Нет, он просто по дурацкой привычке представлял себя в постели с ней. На самом же деле гораздо важней просто видеть всегда её глаза и быть с ней рядом. Да и вообще: с чего она взяла, что он прагматик и циник? Может быть это просто защита, маскировка ранимой и нежной души? Нет, она увидит, какой он прагматик и циник, когда сегодня ночью он будет петь серенады до утра под её окном. Он нажал кнопку вызова стюардессы.
— Девушка, остановите самолёт, мне надо выйти. — сказал по-английски. Ему ответили на русском:
— Это невозможно. Мы на взлётно-посадочной полосе.
Николай ещё раз подумал о том, что будет с проектом, если его не будет завтра на студии. Да ничего. Режиссёр прекрасно знает своё дело. Как, впрочем, и все остальные члены команды.
— Вызовите скорую! У меня плохо с сердцем. Если вы сейчас же не отправите меня в больницу, то самолёту всё равно придётся делать вынужденную посадку.

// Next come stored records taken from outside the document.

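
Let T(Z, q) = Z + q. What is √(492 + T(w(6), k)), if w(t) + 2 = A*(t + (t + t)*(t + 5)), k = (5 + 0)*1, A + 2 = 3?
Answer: √633 ≈ 25.159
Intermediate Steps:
A = 1 (A = -2 + 3 = 1)
k = 5 (k = 5*1 = 5)
w(t) = -2 + t + 2*t*(5 + t) (w(t) = -2 + 1*(t + (t + t)*(t + 5)) = -2 + 1*(t + (2*t)*(5 + t)) = -2 + 1*(t + 2*t*(5 + t)) = -2 + (t + 2*t*(5 + t)) = -2 + t + 2*t*(5 + t))
√(492 + T(w(6), k)) = √(492 + ((-2 + 2*6² + 11*6) + 5)) = √(492 + ((-2 + 2*36 + 66) + 5)) = √(492 + ((-2 + 72 + 66) + 5)) = √(492 + (136 + 5)) = √(492 + 141) = √633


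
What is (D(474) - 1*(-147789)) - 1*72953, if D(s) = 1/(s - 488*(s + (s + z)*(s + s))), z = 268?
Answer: 25706004803255/343497846 ≈ 74836.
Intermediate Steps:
D(s) = 1/(-487*s - 976*s*(268 + s)) (D(s) = 1/(s - 488*(s + (s + 268)*(s + s))) = 1/(s - 488*(s + (268 + s)*(2*s))) = 1/(s - 488*(s + 2*s*(268 + s))) = 1/(s + (-488*s - 976*s*(268 + s))) = 1/(-487*s - 976*s*(268 + s)))
(D(474) - 1*(-147789)) - 1*72953 = (-1/(474*(262055 + 976*474)) - 1*(-147789)) - 1*72953 = (-1*1/474/(262055 + 462624) + 147789) - 72953 = (-1*1/474/724679 + 147789) - 72953 = (-1*1/474*1/724679 + 147789) - 72953 = (-1/343497846 + 147789) - 72953 = 50765203162493/343497846 - 72953 = 25706004803255/343497846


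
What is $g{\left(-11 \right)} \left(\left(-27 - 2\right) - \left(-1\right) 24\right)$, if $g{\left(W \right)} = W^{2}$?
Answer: $-605$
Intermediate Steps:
$g{\left(-11 \right)} \left(\left(-27 - 2\right) - \left(-1\right) 24\right) = \left(-11\right)^{2} \left(\left(-27 - 2\right) - \left(-1\right) 24\right) = 121 \left(\left(-27 - 2\right) - -24\right) = 121 \left(-29 + 24\right) = 121 \left(-5\right) = -605$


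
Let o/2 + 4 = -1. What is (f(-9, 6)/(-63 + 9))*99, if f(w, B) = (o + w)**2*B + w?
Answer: -7909/2 ≈ -3954.5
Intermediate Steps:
o = -10 (o = -8 + 2*(-1) = -8 - 2 = -10)
f(w, B) = w + B*(-10 + w)**2 (f(w, B) = (-10 + w)**2*B + w = B*(-10 + w)**2 + w = w + B*(-10 + w)**2)
(f(-9, 6)/(-63 + 9))*99 = ((-9 + 6*(-10 - 9)**2)/(-63 + 9))*99 = ((-9 + 6*(-19)**2)/(-54))*99 = ((-9 + 6*361)*(-1/54))*99 = ((-9 + 2166)*(-1/54))*99 = (2157*(-1/54))*99 = -719/18*99 = -7909/2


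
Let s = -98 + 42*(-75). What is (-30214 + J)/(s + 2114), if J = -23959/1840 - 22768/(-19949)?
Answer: 369825327737/13874928480 ≈ 26.654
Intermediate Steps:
s = -3248 (s = -98 - 3150 = -3248)
J = -436064971/36706160 (J = -23959*1/1840 - 22768*(-1/19949) = -23959/1840 + 22768/19949 = -436064971/36706160 ≈ -11.880)
(-30214 + J)/(s + 2114) = (-30214 - 436064971/36706160)/(-3248 + 2114) = -1109475983211/36706160/(-1134) = -1109475983211/36706160*(-1/1134) = 369825327737/13874928480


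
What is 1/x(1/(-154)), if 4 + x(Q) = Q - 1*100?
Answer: -154/16017 ≈ -0.0096148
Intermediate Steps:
x(Q) = -104 + Q (x(Q) = -4 + (Q - 1*100) = -4 + (Q - 100) = -4 + (-100 + Q) = -104 + Q)
1/x(1/(-154)) = 1/(-104 + 1/(-154)) = 1/(-104 - 1/154) = 1/(-16017/154) = -154/16017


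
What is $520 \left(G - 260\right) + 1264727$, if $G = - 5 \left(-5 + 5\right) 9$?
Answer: $1129527$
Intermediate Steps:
$G = 0$ ($G = \left(-5\right) 0 \cdot 9 = 0 \cdot 9 = 0$)
$520 \left(G - 260\right) + 1264727 = 520 \left(0 - 260\right) + 1264727 = 520 \left(-260\right) + 1264727 = -135200 + 1264727 = 1129527$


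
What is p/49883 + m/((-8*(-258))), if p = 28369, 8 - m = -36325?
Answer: 623650885/34319504 ≈ 18.172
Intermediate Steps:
m = 36333 (m = 8 - 1*(-36325) = 8 + 36325 = 36333)
p/49883 + m/((-8*(-258))) = 28369/49883 + 36333/((-8*(-258))) = 28369*(1/49883) + 36333/2064 = 28369/49883 + 36333*(1/2064) = 28369/49883 + 12111/688 = 623650885/34319504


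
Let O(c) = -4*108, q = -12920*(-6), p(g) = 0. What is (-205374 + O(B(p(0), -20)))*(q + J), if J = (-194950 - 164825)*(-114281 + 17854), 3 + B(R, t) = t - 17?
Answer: -7139842629989670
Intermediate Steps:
B(R, t) = -20 + t (B(R, t) = -3 + (t - 17) = -3 + (-17 + t) = -20 + t)
q = 77520
O(c) = -432
J = 34692023925 (J = -359775*(-96427) = 34692023925)
(-205374 + O(B(p(0), -20)))*(q + J) = (-205374 - 432)*(77520 + 34692023925) = -205806*34692101445 = -7139842629989670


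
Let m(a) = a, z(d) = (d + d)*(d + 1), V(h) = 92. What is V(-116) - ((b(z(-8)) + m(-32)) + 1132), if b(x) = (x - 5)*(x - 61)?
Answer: -6465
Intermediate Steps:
z(d) = 2*d*(1 + d) (z(d) = (2*d)*(1 + d) = 2*d*(1 + d))
b(x) = (-61 + x)*(-5 + x) (b(x) = (-5 + x)*(-61 + x) = (-61 + x)*(-5 + x))
V(-116) - ((b(z(-8)) + m(-32)) + 1132) = 92 - (((305 + (2*(-8)*(1 - 8))² - 132*(-8)*(1 - 8)) - 32) + 1132) = 92 - (((305 + (2*(-8)*(-7))² - 132*(-8)*(-7)) - 32) + 1132) = 92 - (((305 + 112² - 66*112) - 32) + 1132) = 92 - (((305 + 12544 - 7392) - 32) + 1132) = 92 - ((5457 - 32) + 1132) = 92 - (5425 + 1132) = 92 - 1*6557 = 92 - 6557 = -6465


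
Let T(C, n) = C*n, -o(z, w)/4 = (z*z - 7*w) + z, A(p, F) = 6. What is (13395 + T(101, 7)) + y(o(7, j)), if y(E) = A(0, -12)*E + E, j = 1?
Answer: 12730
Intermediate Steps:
o(z, w) = -4*z - 4*z² + 28*w (o(z, w) = -4*((z*z - 7*w) + z) = -4*((z² - 7*w) + z) = -4*(z + z² - 7*w) = -4*z - 4*z² + 28*w)
y(E) = 7*E (y(E) = 6*E + E = 7*E)
(13395 + T(101, 7)) + y(o(7, j)) = (13395 + 101*7) + 7*(-4*7 - 4*7² + 28*1) = (13395 + 707) + 7*(-28 - 4*49 + 28) = 14102 + 7*(-28 - 196 + 28) = 14102 + 7*(-196) = 14102 - 1372 = 12730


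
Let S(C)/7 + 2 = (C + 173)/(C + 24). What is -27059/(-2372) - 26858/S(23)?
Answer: -1487458573/846804 ≈ -1756.6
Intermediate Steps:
S(C) = -14 + 7*(173 + C)/(24 + C) (S(C) = -14 + 7*((C + 173)/(C + 24)) = -14 + 7*((173 + C)/(24 + C)) = -14 + 7*(173 + C)/(24 + C))
-27059/(-2372) - 26858/S(23) = -27059/(-2372) - 26858*(24 + 23)/(7*(125 - 1*23)) = -27059*(-1/2372) - 26858*47/(7*(125 - 23)) = 27059/2372 - 26858/(7*(1/47)*102) = 27059/2372 - 26858/714/47 = 27059/2372 - 26858*47/714 = 27059/2372 - 631163/357 = -1487458573/846804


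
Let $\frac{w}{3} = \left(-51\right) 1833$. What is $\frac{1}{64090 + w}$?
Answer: $- \frac{1}{216359} \approx -4.622 \cdot 10^{-6}$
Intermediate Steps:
$w = -280449$ ($w = 3 \left(\left(-51\right) 1833\right) = 3 \left(-93483\right) = -280449$)
$\frac{1}{64090 + w} = \frac{1}{64090 - 280449} = \frac{1}{-216359} = - \frac{1}{216359}$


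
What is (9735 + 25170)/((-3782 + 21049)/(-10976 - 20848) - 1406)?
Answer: -1110816720/44761811 ≈ -24.816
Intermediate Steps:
(9735 + 25170)/((-3782 + 21049)/(-10976 - 20848) - 1406) = 34905/(17267/(-31824) - 1406) = 34905/(17267*(-1/31824) - 1406) = 34905/(-17267/31824 - 1406) = 34905/(-44761811/31824) = 34905*(-31824/44761811) = -1110816720/44761811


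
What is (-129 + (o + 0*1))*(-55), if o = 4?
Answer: 6875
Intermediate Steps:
(-129 + (o + 0*1))*(-55) = (-129 + (4 + 0*1))*(-55) = (-129 + (4 + 0))*(-55) = (-129 + 4)*(-55) = -125*(-55) = 6875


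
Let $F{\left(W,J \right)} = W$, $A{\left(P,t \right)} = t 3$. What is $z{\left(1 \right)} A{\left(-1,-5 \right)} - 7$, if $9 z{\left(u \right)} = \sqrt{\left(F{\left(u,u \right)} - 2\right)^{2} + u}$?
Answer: $-7 - \frac{5 \sqrt{2}}{3} \approx -9.357$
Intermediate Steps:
$A{\left(P,t \right)} = 3 t$
$z{\left(u \right)} = \frac{\sqrt{u + \left(-2 + u\right)^{2}}}{9}$ ($z{\left(u \right)} = \frac{\sqrt{\left(u - 2\right)^{2} + u}}{9} = \frac{\sqrt{\left(-2 + u\right)^{2} + u}}{9} = \frac{\sqrt{u + \left(-2 + u\right)^{2}}}{9}$)
$z{\left(1 \right)} A{\left(-1,-5 \right)} - 7 = \frac{\sqrt{1 + \left(-2 + 1\right)^{2}}}{9} \cdot 3 \left(-5\right) - 7 = \frac{\sqrt{1 + \left(-1\right)^{2}}}{9} \left(-15\right) - 7 = \frac{\sqrt{1 + 1}}{9} \left(-15\right) - 7 = \frac{\sqrt{2}}{9} \left(-15\right) - 7 = - \frac{5 \sqrt{2}}{3} - 7 = -7 - \frac{5 \sqrt{2}}{3}$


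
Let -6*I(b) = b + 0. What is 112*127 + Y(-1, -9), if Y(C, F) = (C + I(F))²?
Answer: 56897/4 ≈ 14224.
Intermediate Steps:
I(b) = -b/6 (I(b) = -(b + 0)/6 = -b/6)
Y(C, F) = (C - F/6)²
112*127 + Y(-1, -9) = 112*127 + (-1*(-9) + 6*(-1))²/36 = 14224 + (9 - 6)²/36 = 14224 + (1/36)*3² = 14224 + (1/36)*9 = 14224 + ¼ = 56897/4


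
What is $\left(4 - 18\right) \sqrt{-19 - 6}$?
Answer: $- 70 i \approx - 70.0 i$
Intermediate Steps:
$\left(4 - 18\right) \sqrt{-19 - 6} = - 14 \sqrt{-25} = - 14 \cdot 5 i = - 70 i$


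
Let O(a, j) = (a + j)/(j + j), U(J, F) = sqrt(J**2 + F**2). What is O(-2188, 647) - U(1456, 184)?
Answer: -1541/1294 - 8*sqrt(33653) ≈ -1468.8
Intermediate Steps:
U(J, F) = sqrt(F**2 + J**2)
O(a, j) = (a + j)/(2*j) (O(a, j) = (a + j)/((2*j)) = (a + j)*(1/(2*j)) = (a + j)/(2*j))
O(-2188, 647) - U(1456, 184) = (1/2)*(-2188 + 647)/647 - sqrt(184**2 + 1456**2) = (1/2)*(1/647)*(-1541) - sqrt(33856 + 2119936) = -1541/1294 - sqrt(2153792) = -1541/1294 - 8*sqrt(33653)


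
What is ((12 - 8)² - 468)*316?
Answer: -142832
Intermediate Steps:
((12 - 8)² - 468)*316 = (4² - 468)*316 = (16 - 468)*316 = -452*316 = -142832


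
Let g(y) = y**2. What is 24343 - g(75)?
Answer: 18718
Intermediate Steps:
24343 - g(75) = 24343 - 1*75**2 = 24343 - 1*5625 = 24343 - 5625 = 18718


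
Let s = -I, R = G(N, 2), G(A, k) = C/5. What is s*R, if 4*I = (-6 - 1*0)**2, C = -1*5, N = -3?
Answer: 9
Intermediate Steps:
C = -5
I = 9 (I = (-6 - 1*0)**2/4 = (-6 + 0)**2/4 = (1/4)*(-6)**2 = (1/4)*36 = 9)
G(A, k) = -1 (G(A, k) = -5/5 = -5*1/5 = -1)
R = -1
s = -9 (s = -1*9 = -9)
s*R = -9*(-1) = 9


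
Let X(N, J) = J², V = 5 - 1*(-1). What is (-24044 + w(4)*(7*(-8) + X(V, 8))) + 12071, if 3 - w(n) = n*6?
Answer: -12141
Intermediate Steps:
V = 6 (V = 5 + 1 = 6)
w(n) = 3 - 6*n (w(n) = 3 - n*6 = 3 - 6*n)
(-24044 + w(4)*(7*(-8) + X(V, 8))) + 12071 = (-24044 + (3 - 6*4)*(7*(-8) + 8²)) + 12071 = (-24044 + (3 - 24)*(-56 + 64)) + 12071 = (-24044 - 21*8) + 12071 = (-24044 - 168) + 12071 = -24212 + 12071 = -12141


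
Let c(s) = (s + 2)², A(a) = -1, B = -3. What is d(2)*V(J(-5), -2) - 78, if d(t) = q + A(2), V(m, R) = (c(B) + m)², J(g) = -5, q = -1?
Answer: -110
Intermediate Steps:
c(s) = (2 + s)²
V(m, R) = (1 + m)² (V(m, R) = ((2 - 3)² + m)² = ((-1)² + m)² = (1 + m)²)
d(t) = -2 (d(t) = -1 - 1 = -2)
d(2)*V(J(-5), -2) - 78 = -2*(1 - 5)² - 78 = -2*(-4)² - 78 = -2*16 - 78 = -32 - 78 = -110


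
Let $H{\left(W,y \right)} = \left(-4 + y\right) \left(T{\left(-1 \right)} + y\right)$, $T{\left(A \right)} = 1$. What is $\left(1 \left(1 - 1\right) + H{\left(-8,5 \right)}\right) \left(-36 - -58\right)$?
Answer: $132$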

Через пятнадцать минут медицинская бригада с включённой сиреной увозила его с лётного поля.
— Отпустите меня. Мне уже лучше. — попросил он медиков.
— Не можем. Мы обязаны доставить вас в институт скорой помощи.
— Но я чувствую себя хорошо. Может мне вообще показалось. Невралгия. Или защемление мышцы…
— Кардиограмма у вас хорошая. Давление в норме. Но нужно будет сдать анализы крови и сделать УЗИ.
— Понятно.
Он взял телефон и написал ей сообщение: "Еду в скорой в Джанелидзе".
"Что с тобой?" — пришёл ответ.
"Сердце" — набрал он.
"Скоро приеду. Держись."
Скорая мчалась по Пулковскому шоссе, обгоняя неспешные поливальные машины. В чёрном зеркале мокрого асфальта отражалась яркая алая полоса зари. Она отчетливо и бескомпромиссно поставила вопрос о начале нового дня.